Season five of Friday Night Lights was about saying good bye to these characters but also the location in which they reside. From the perspective of the viewer, it was fairly predictable but never insulting. You knew that the Taylors (Connie Britton and Kyle Chandler) would not remain in Dillon, Texas at the conclusion of the series, after all, as it would run contrary to the "escapist" (from rural america) mentality perpetuated in the show. Also, apparent was that the East Dillon Lions would win state... Little did anyone know, it would be one of the better uses of montage that I have seen in a very long time.

There is much that I would love to say about this show but seventy-six episodes creates a lot of content to discuss. Friday Night Lights provided the most accurate portrayal of rural (or small town) America that I have ever seen. It is no wonder why communities such as Dillon latch on to something as trivial (in the grand scheme of things) as high school football because there is simply nothing better to do. Moreover, I have yet to have seen a more functional version on television of the American family or marriage (in general) than that of the Taylors. Of course it is fake and does not exist in real life but it is interesting to watch it play out.

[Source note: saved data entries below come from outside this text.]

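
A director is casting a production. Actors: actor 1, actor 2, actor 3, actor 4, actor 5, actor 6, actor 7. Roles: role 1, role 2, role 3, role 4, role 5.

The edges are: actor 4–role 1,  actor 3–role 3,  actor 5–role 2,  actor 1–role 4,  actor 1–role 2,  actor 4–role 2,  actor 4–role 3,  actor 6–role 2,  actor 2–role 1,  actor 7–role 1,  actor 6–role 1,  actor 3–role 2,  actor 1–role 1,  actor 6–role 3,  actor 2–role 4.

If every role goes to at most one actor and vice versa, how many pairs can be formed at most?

4

One maximum matching: actor 1-role 1, actor 2-role 4, actor 3-role 2, actor 4-role 3.
The set {actor 1, actor 2, actor 3, actor 4, actor 5, actor 6, actor 7} has only 4 neighbours ({role 1, role 2, role 3, role 4}), so by Hall's theorem at most 4 of the 7 actors can be matched.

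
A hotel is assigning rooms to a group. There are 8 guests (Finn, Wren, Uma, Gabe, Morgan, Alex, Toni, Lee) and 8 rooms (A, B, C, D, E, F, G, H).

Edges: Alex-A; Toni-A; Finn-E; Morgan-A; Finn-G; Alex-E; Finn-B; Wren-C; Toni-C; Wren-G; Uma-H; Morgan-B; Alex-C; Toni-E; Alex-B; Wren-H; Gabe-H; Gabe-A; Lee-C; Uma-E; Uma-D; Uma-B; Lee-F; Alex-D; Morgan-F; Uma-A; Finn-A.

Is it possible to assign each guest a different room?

One maximum matching: Finn-G, Wren-C, Uma-D, Gabe-H, Morgan-B, Alex-A, Toni-E, Lee-F.
Every guest is matched, so this is a perfect matching.

Yes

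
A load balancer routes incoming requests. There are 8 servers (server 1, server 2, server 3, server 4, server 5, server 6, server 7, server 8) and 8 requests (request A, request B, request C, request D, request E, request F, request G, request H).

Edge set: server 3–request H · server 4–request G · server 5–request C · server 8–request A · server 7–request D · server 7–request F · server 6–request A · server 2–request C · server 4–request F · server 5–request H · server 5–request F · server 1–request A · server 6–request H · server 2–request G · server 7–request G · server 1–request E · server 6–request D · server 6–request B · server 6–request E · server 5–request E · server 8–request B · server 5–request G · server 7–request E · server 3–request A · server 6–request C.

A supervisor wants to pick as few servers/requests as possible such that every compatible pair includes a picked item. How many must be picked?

8

The 8 edges server 1–request E, server 2–request C, server 3–request H, server 4–request G, server 5–request F, server 6–request B, server 7–request D, server 8–request A form a matching, so any vertex cover needs at least 8 vertices (one per matched edge).
Conversely {server 1, server 2, server 3, server 4, server 5, server 6, server 7, server 8} meets every edge and has exactly 8 vertices, so 8 is optimal.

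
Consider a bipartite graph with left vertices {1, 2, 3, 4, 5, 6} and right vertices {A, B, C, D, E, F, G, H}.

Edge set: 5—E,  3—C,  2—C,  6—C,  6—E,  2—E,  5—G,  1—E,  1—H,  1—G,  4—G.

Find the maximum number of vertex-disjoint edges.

One maximum matching: 1→H, 2→E, 3→C, 4→G.
The set {2, 3, 4, 5, 6} has only 3 neighbours ({C, E, G}), so by Hall's theorem at most 4 of the 6 left vertices can be matched.

4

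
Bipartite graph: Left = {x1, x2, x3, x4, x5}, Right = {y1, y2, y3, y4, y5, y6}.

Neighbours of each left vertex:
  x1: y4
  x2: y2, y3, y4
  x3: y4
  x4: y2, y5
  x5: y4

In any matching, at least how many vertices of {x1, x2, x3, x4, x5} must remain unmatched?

One maximum matching: x1-y4, x2-y3, x4-y2.
The set {x1, x3, x5} has only 1 neighbour ({y4}), so by Hall's theorem at most 3 of the 5 left vertices can be matched.
That matches 3 of the 5, leaving 2 unmatched; no matching can do better.

2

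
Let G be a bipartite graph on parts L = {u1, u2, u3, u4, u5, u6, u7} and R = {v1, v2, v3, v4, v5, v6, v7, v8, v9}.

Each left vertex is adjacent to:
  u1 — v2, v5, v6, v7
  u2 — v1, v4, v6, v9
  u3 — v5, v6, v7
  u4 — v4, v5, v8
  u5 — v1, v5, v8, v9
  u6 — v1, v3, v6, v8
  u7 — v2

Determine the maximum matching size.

7

A valid assignment of size 7: u1-v7, u2-v4, u3-v6, u4-v8, u5-v9, u6-v1, u7-v2.
All 7 left vertices are matched, so no larger matching exists.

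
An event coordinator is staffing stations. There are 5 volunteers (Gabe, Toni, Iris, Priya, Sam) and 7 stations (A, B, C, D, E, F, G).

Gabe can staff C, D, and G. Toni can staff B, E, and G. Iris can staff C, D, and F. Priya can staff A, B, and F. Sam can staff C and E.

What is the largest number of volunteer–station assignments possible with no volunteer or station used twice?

One maximum matching: Gabe–G, Toni–B, Iris–C, Priya–F, Sam–E.
All 5 volunteers are matched, so no larger matching exists.

5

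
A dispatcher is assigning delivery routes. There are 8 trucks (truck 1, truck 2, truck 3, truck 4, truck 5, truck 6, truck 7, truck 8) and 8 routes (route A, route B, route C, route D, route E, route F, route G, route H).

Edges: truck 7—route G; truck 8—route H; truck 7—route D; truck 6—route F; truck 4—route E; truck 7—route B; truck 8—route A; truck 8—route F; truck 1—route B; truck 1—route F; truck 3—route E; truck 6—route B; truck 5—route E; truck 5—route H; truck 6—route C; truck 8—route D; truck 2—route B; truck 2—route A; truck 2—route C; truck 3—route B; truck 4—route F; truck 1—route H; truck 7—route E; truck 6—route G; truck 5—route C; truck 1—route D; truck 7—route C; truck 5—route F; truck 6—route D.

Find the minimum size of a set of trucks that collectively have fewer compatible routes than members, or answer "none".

none

A matching saturating every truck exists, for instance truck 1→route D, truck 2→route A, truck 3→route B, truck 4→route F, truck 5→route E, truck 6→route C, truck 7→route G, truck 8→route H.
By Hall's marriage theorem, this means |N(S)| ≥ |S| for every subset S, so no violating subset exists.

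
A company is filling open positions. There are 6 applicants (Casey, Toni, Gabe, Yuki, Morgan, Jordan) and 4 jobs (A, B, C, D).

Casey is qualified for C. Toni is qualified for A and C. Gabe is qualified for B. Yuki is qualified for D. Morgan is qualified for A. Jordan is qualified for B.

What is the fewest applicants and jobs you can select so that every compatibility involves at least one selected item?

A maximum matching has 4 edges (e.g. Casey–C, Toni–A, Gabe–B, Yuki–D).
By König's theorem the minimum vertex cover has the same size. One such cover is {Yuki, A, B, C}.

4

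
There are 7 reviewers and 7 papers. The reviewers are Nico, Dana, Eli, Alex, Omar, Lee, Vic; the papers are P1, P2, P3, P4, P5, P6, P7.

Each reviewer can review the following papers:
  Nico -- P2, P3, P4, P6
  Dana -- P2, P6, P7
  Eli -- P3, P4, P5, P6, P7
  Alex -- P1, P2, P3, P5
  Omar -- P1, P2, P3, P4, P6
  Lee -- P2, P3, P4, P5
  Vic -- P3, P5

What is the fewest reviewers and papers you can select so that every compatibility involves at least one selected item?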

With that said, it was amazing that this show was able to maintain its level of quality from seasons 1-5 or that it made it to season five and I am sad to see it end... But, I suppose I only have to wait a year for the movie (Yes, I am not making that up).

1 comment:

  1. I'm shedding tears as I type reading this and knowing...that you actually spent money on this show.

    Time to man up, Manny, and head back to Deadwood so you can forget these high school faux heroics littered with jock douchebag trash ever exited in your brain.

    Sorry, couldn't resisted one last FNL joke. However, lame HS football obsessives aside, Texas is awesome. Now if you'll excuse me, I'm gonna go watch some D3: the Mighty Ducks to remember how it's REALLY done, yo.